So let’s say I have the hubris to pluck the Maestro’s thesis from an otherwise whole (and I think, thoroughly entertaining) article, and run with it. I might say that the “criteria of Absolute Good” may very well be forever unrevealed, but indeed it’s that very Mystery, in the form of the search for each composer’s own honest expression of Good, which has fostered Music’s evolution to the point as Mr. Babbitt sees it as reaching “…a stage long since attained by other forms of activity…” More loftily: Through the absence of Knowledge We have created Beauty, all of which is Beautiful because it strives toward the unattainable Good.
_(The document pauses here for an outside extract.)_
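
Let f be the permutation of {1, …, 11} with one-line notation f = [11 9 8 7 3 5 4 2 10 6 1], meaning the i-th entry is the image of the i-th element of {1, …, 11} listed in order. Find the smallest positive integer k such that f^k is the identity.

14

Writing f as disjoint cycles, the cycle lengths are 7, 2, 2.
The order is lcm(7, 2, 2) = 14.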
Is that what we are feeling when we hear something that moves us? Is it because it’s Good, or is it because our own personal Truth happens to happily intersect with The Composer’s? In all fairness, to mangle another quote into a metaphor, some Truths are (probably) more equal than others. That is, Beethoven’s Honest exploration of Joy in his 9th Symphony does seem to jibe with almost everyone else’s concepts and perceptions on that matter. Conversely, maybe Roger Sessions’s Truthful expressions of brilliance aren’t always shared or understood by a whole heck of a lot of people. I mean, they are, to be fair, representative of the kind of American Serialism eschewed by the academic musical revolution of the 70′s I mentioned above. But they are unequivocally Honest. I can only continue to believe that audiences hear that honesty along with me, and declare it Good.